What is Render Service
Render Service (RS) is a daemon dedicated to rendering HTML pages by loading them in headless Chrome and executing their JavaScript. It manages Chrome instances, waits for pages to fully load, and captures the final rendered HTML with all dynamically generated content visible to search engine bots and AI crawlers.
RS does not store or retrieve cache. Its single responsibility is rendering: receive a URL from EG, open it in Chrome, wait for completion, and return the HTML. All caching, sharding, and request coordination happen in EG.
Rendering behavior (timeouts, lifecycle events, resource blocking, additional wait) is configured in EG and passed to RS with each request. See Render mode for configuration details.
Role in the system
EG discovers RS through shared Redis automatically, and it load balances render requests for them. RS on its side handles the Chrome pool management by keeping Chrome instances alive, checking their health, and periodically restarting them.
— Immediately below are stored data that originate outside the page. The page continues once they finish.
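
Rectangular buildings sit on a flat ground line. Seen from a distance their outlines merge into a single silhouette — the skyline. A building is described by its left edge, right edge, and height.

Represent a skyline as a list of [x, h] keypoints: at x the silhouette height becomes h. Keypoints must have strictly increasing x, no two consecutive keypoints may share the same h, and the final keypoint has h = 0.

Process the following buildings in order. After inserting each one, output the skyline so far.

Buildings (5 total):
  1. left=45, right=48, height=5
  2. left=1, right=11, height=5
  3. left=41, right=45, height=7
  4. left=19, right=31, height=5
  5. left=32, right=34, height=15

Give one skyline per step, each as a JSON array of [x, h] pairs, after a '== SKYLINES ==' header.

== SKYLINES ==
[[45,5],[48,0]]
[[1,5],[11,0],[45,5],[48,0]]
[[1,5],[11,0],[41,7],[45,5],[48,0]]
[[1,5],[11,0],[19,5],[31,0],[41,7],[45,5],[48,0]]
[[1,5],[11,0],[19,5],[31,0],[32,15],[34,0],[41,7],[45,5],[48,0]]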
EG reserves an available tab via Redis before sending the render request, ensuring the request will be processed immediately. There is no internal queue, locks, or any other system inside Render Service.
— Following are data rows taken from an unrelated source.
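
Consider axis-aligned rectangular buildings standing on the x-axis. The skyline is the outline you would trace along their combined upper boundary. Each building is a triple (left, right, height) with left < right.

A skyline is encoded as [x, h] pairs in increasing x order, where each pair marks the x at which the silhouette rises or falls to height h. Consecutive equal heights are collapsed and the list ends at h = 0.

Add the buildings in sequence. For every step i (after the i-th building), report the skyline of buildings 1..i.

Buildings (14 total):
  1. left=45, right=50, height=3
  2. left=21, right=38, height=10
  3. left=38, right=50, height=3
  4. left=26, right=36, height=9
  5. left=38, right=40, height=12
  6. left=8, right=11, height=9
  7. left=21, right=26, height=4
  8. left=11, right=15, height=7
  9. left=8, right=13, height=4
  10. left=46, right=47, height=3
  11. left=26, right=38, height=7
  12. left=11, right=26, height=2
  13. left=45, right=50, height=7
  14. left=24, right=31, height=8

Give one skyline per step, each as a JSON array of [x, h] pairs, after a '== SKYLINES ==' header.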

It ensures that the render request will be processed immediately.
Render Flow
When RS receives a render request from EG, it acquires an available Chrome instance from the pool and creates a new tab context. Chrome navigates to the target URL and starts loading the page. During loading, RS blocks configured resource types (images, fonts, media) and URL patterns (analytics, tracking scripts) to reduce bandwidth and speed up rendering.
Chrome executes JavaScript, constructs the DOM, and fetches allowed resources. RS waits for the specified lifecycle event: DOMContentLoaded (DOM ready), load (all resources loaded), or networkIdle. After the event fires, RS applies the optional additional_wait delay for late-executing JavaScript.
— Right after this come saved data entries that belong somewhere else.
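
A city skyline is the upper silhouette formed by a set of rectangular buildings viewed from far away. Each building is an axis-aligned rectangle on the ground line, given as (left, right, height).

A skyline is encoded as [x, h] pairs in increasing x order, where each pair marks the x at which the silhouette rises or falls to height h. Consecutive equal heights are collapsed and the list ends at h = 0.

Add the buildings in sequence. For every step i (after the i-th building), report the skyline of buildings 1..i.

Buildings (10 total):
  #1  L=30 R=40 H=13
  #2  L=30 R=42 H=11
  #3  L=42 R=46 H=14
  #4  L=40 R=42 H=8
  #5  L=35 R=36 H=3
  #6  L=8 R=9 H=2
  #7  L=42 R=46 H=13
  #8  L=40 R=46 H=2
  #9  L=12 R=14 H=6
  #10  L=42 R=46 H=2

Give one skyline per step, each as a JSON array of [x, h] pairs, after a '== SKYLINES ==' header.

== SKYLINES ==
[[30,13],[40,0]]
[[30,13],[40,11],[42,0]]
[[30,13],[40,11],[42,14],[46,0]]
[[30,13],[40,11],[42,14],[46,0]]
[[30,13],[40,11],[42,14],[46,0]]
[[8,2],[9,0],[30,13],[40,11],[42,14],[46,0]]
[[8,2],[9,0],[30,13],[40,11],[42,14],[46,0]]
[[8,2],[9,0],[30,13],[40,11],[42,14],[46,0]]
[[8,2],[9,0],[12,6],[14,0],[30,13],[40,11],[42,14],[46,0]]
[[8,2],[9,0],[12,6],[14,0],[30,13],[40,11],[42,14],[46,0]]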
Once waiting completes (or a timeout occurs), RS extracts the final HTML from the rendered page, captures the HTTP status code Chrome observed, and closes the tab context. The instance returns to the pool immediately. RS sends the HTML back to EG along with render metrics: duration, status code, whether a timeout occurred, and bytes transferred. EG then handles caching and response to the client.
If rendering fails (Chrome error, navigation failure, timeout), RS returns an error response. EG falls back to stale cache or bypass mode based on configuration.
Chrome pool
RS manages a pool of Chrome instances for rendering. Instead of running one browser with many tabs, it runs multiple instances with one tab each. This design provides isolation, easier error handling, and the ability to restart problematic instances without affecting others.
The pool automatically restarts instances based on request count or runtime duration to prevent memory leaks from degrading performance. For details on pool sizing, instance lifecycle, and configuration, see Chrome pool.
Deployment
Render Service mostly uses CPU and does not require much disk I/O. It can be combined normally with EG on the same physical machine. Instead of having one EG and multiple RS, we recommend pairing them on each server. EG will work with the replication, which helps to improve the system stability and consistency. By technical requirements, RS needs quite a powerful machine, and, usually, such type of hardware comes with enough SSDs that will be utilized for cache. It also leads to cost savings.
Issues with Chrome
Chrome is a complex application that, despite its maturity, still has memory leaks and occasional freezes. In rare cases, it may freeze completely and not even respond to restart attempts. Usually, it happens when the system load is excessive and the server can't handle it. You can freely kill the render service by using "kill -9 PID" and kill all frozen Chrome processes with "killall -9 chrome". RS will be removed from the registry within a 3-second interval, and all rendering requests will be rerouted to other instances. EG will handle this normally by using stale cache or serving content through bypass mode.